Walk the Talk: Rural women demand for accountability on land rights in Africa | Land Portal

Rural women demand for accountability on land rights in Africa as we celebrate the second anniversary of the Kilimanjaro Initiative.

On December 11 2018, at the sidelines of the second ordinary session of the Economic Commission of West African States (ECOWAS) Parliament, a parliamentary network on gender equality in land, agricultural investments and food security was launched.

 At the backdrop of this achievement was a strong lobbying campaign driven by pan African rural women leaders from Southern, Eastern and Western Africa and international partners like the Food and Agriculture Organization (FAO), the International Institute for Sustainable Development (IISD), and OXFAM.

Gathered in Abuja to commemorate the second anniversary of the Kilimanjaro Initiative58 women leaders engaged the ECOWAS Parliament, which was developing its gender action plan on agriculture to support its agricultural policy.

Patriarchal biases foil women’s rights policies

The fact that this African body is developing a gender plan is astonishing. But will it be enough to end gender injustice in the continent? Women shoulder land discriminations in patriarchal customary systems that govern rural tenure. For example, in many rural communities in Africa, women are not allowed to inherit land, either from their parents or from their husbands.

Although several countries have enacted laws ending discriminations against women and girls on land, this progress is yet to impact lives.

Systemic and structural barriers remain unaddressed. African governments have failed to establish clear roadmaps for the implementation of the many enacted gender friendly legal provisions. Unconscious patriarchal biases foil policy implementation, yet the pile of laws, policies and commitments to address gender concerns keep fattening.

Women mobilisation initiatives remain crutial

That is why collective rural women movements such as the Kilimanjaro Initiative will remain crucial in driving demands for accountability from governments.

The 2nd Anniversary was therefore an opportunity for pan African rural women to track the progress made at country and continental levels in realising the African rural women charter of demands launched in 2016 in Arusha, Tanzania and to hold governments responsible for their promises.

One way the rural women made progress in their two years of working together has been through influencing policy makers and legislators. Via increased advocacy, the Initiative was able to change these stakeholders’ perceptions and attitudes towards women’s land rights.

Women leaders are proud to have advocated for the creation of the ECOWAS Parliamentary network on gender equality in land, a policy building space created for deliberations with rural women. The network promises to be a high-level platform advocating for “best legislative practices” relevant to gender equality, responsible investments in agriculture and food security.

Furthermore, the Initiative is happy to have inspired gender affirmative actions on land governance in the continent.
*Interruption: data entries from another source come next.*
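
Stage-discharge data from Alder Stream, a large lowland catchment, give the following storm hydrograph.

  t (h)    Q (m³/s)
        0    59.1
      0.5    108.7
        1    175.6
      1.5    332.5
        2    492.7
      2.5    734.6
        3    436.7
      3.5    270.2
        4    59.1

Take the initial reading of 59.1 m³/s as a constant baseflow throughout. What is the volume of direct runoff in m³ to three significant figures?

Direct-runoff ordinates (Q − Q_b): 0.0, 49.6, 116.5, 273.4, 433.6, 675.5, 377.6, 211.1, 0.0 m³/s.
ΣQ_DR = 2137 m³/s.
With Δt = 0.5 h = 1800 s, V = ΣQ_DR · Δt = 2137 × 1800 = 3.85 × 10^6 m³.

V ≈ 3.85 × 10^6 m³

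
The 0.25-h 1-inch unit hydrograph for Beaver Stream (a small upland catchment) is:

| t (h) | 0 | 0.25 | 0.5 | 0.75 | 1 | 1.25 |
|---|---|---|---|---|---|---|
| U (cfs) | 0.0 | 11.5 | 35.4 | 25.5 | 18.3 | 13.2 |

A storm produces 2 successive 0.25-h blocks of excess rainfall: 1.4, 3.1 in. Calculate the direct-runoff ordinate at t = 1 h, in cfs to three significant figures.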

In 2017, the African Union (AU) recommended member states to “allocate 30% of documented land rights to women and improve land rights of women through legislative/other mechanisms.”

This is a strong commitment that needs more efforts for countries to endorse. That is why rural women of the Kilimanjaro Initiative are lobbying Regional Economic Commissions and other integrated bodies to take the lead in holding the AU and its Executive Committees accountable on this commitment. We want the development of a method of implementation and a monitoring framework for the 30% target which member states should report progress against.

On the occasion of the second anniversary of the Initiative, rural women asked ECOWAS Parliamentarians to nudge members states into deploying national public budgets to family farming, markets and value chains development. Women also asked Parliamentarians to campaign against genetically modified organisms (GMOs) in Africa, support AU guiding principles on land, promote regional mechanism to protect women’s rights, put in place a trust fund for rural women empowerment and address insecurity in the region, which has been making it difficult for women to farm.

The promised changes to rural women’s land rights in Africa are long overdue. Land offers a form of social and economic security and should be accessed by all. To all rural women and women land rights advocates, happy and revolutionary 2019!